Écrit par sur 16 septembre 2010

Retour sur le 7 septembre, date de la grande journée de défilés sur les retraites. Deux millions et demi à l’échelle nationale. Trois cent cinquante mille en Bretagne. Dans la rue cela se voit, c’est spectaculaire. Cela produit de bien belles images. C’est coloré et c’est sonore. Bien ! Mais ce qui compte c’est le nombre de grévistes et l’étendue des grèves. Plus il y a de grèves et de grévistes évidemment c’est important puisque ça touche l’économie. Voilà l’enjeu. Manifester d’accord, tourner dans le centre-ville, suivre le cortège, c’est bien, mais bloquer sur tout le territoire le fonctionnement des entreprises, il n’y a rien de mieux. C’est çà la lutte sociale. Cependant défiler c’est donner une forme, un corps. C’est se donner une représentation de soi-même.

Pour la première fois, le mouvement a eu lieu le mois de la rentrée. Du jamais vu dans l’histoire sociale ! C’est une multitude de marches lentes et rassemblements qui sont apparus sur le territoire, voilà des choses qui changent. Avec l’élargissement des couches générationnelles, plus de jeunes pour un thème de « vieux » c’est nouveau. Donc, quelque chose est en marche et vu les forces du chaos à affronter, ça n’est pas prêt de s’arrêter.

Retour maintenant sur le défilé du 4 septembre, date de la journée de manifestations contre les expulsions de Roms et la politique ultra-sécuritaire du gouvernement à l’encontre des droits humains fondamentaux. Ce fut la première grande mobilisation anti-fasciste. Pour preuve, cette déclaration hier de Viviane Reding, chargée de la justice et des droits fondamentaux au sein de l’exécutif européen, ulcérée par la dissimulation d’une circulaire française ciblant expressément les expulsions des Roms : « J’ai été personnellement interpellée par des circonstances qui donnent l’impression que des personnes sont renvoyées d’un Etat membre (de l’UE) juste parce qu’elles appartiennent à une certaine minorité ethnique.
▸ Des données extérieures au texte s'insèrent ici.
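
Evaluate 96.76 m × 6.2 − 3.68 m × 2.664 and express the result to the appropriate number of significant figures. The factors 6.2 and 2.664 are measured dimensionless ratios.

96.76 × 6.2 = 599.912 → 6.0 × 10² m (2 s.f., last digit at the 10^1 place).
3.68 × 2.664 = 9.80352 → 9.80 m (3 s.f., last digit at the 10^-2 place).
Difference: 590.10848 m; keep the coarser place, 10^1.
Result: 5.9 × 10² m.

5.9 × 10² m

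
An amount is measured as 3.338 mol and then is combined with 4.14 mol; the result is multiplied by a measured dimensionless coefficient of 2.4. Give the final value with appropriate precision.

3.338 mol + 4.14 mol = 7.478 mol; the sum is limited to 2 decimal places (3 s.f.).
Carrying full precision, 7.478 × 2.4 = 17.9472 mol; 2.4 has 2 s.f., so the result keeps min(3, 2) = 2 s.f.
Rounded to 2 significant figures: 18 mol.

18 mol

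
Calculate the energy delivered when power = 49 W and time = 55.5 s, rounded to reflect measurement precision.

2.7 × 10³ J

energy delivered = 49 W × 55.5 s = 2719.5 J.
49 has 2 significant figures; 55.5 has 3.
Division/multiplication keeps the fewest: 2 significant figures.
Rounded: 2.7 × 10³ J.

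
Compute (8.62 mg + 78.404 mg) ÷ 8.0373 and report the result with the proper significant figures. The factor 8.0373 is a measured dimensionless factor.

8.62 mg + 78.404 mg = 87.024 mg; the sum is limited to 2 decimal places (4 s.f.).
Carrying full precision, 87.024 ÷ 8.0373 = 10.8275167034… mg; 8.0373 has 5 s.f., so the result keeps min(4, 5) = 4 s.f.
Rounded to 4 significant figures: 10.83 mg.

10.83 mg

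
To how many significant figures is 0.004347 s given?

4

0.004347: leading zeros are not significant.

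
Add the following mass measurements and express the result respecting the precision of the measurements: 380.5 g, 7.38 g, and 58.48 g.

4.464 × 10² g

380.5 g + 7.38 g + 58.48 g = 446.36 g.
Addition/subtraction keeps the fewest decimal places: 380.5 → 1 decimal place, 7.38 → 2 decimal places, 58.48 → 2 decimal places; limit is 1.
Rounded to 1 decimal place: 4.464 × 10² g.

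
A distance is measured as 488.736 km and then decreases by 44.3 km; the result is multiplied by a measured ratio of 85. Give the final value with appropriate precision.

488.736 km − 44.3 km = 444.436 km; the difference is limited to 1 decimal place (4 s.f.).
Carrying full precision, 444.436 × 85 = 37777.06 km; 85 has 2 s.f., so the result keeps min(4, 2) = 2 s.f.
Rounded to 2 significant figures: 3.8 × 10⁴ km.

3.8 × 10⁴ km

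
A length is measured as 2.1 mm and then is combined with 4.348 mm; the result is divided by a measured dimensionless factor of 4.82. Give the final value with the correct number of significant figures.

1.3 mm

2.1 mm + 4.348 mm = 6.448 mm; the sum is limited to 1 decimal place (2 s.f.).
Carrying full precision, 6.448 ÷ 4.82 = 1.3377593361… mm; 4.82 has 3 s.f., so the result keeps min(2, 3) = 2 s.f.
Rounded to 2 significant figures: 1.3 mm.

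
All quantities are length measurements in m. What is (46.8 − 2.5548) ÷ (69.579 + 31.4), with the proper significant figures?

0.438

46.8 − 2.5548 = 44.2452, limited to 1 d.p. → 3 s.f.; 69.579 + 31.4 = 100.979, limited to 1 d.p. → 4 s.f.
Carrying full precision, 44.2452 ÷ 100.979 = 0.4381623902…; keep min(3, 4) = 3 s.f.
Rounded to 3 significant figures: 0.438.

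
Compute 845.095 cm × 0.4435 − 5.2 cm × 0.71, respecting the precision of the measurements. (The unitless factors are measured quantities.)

371.1 cm

845.095 × 0.4435 = 374.7996325 → 374.8 cm (4 s.f., last digit at the 10^-1 place).
5.2 × 0.71 = 3.692 → 3.7 cm (2 s.f., last digit at the 10^-1 place).
Difference: 371.1076325 cm; keep the coarser place, 10^-1.
Result: 371.1 cm.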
Je pensais que l’Europe ne serait plus le témoin de ce genre de situation après la 2eguerre mondiale. » Notons qu’elle a reçu le soutien de l’exécutif européen, du président de la Commission européenne et de l’Allemagne! Pas moins ! Lire aussi le point de vue de Jacques Rancière, philosophe: « Racisme, une passion d’en haut. » , ainsi que celle de Luc Boltanski, sociologue « Nous ne débattrons pas de la question Rom ».

Ces deux manifs-ci de protestation je les ai vécu différemment d’autrefois, je ne me suis pas contenté de défiler, de leurs points de rassemblement à leur dislocation je les ai flairé, humé, touché, palpé, je les ai traversé, remonté et redescendu, j’ai essayé d’en percevoir les formes, le visage, les contours, le corps. Un corps social ? Oui et non ! un corps avec sa silhouette, sa grande silhouette comme celle de cette impressionnante manif de quarante mille personnes, le sept septembre à Rennes. Historique.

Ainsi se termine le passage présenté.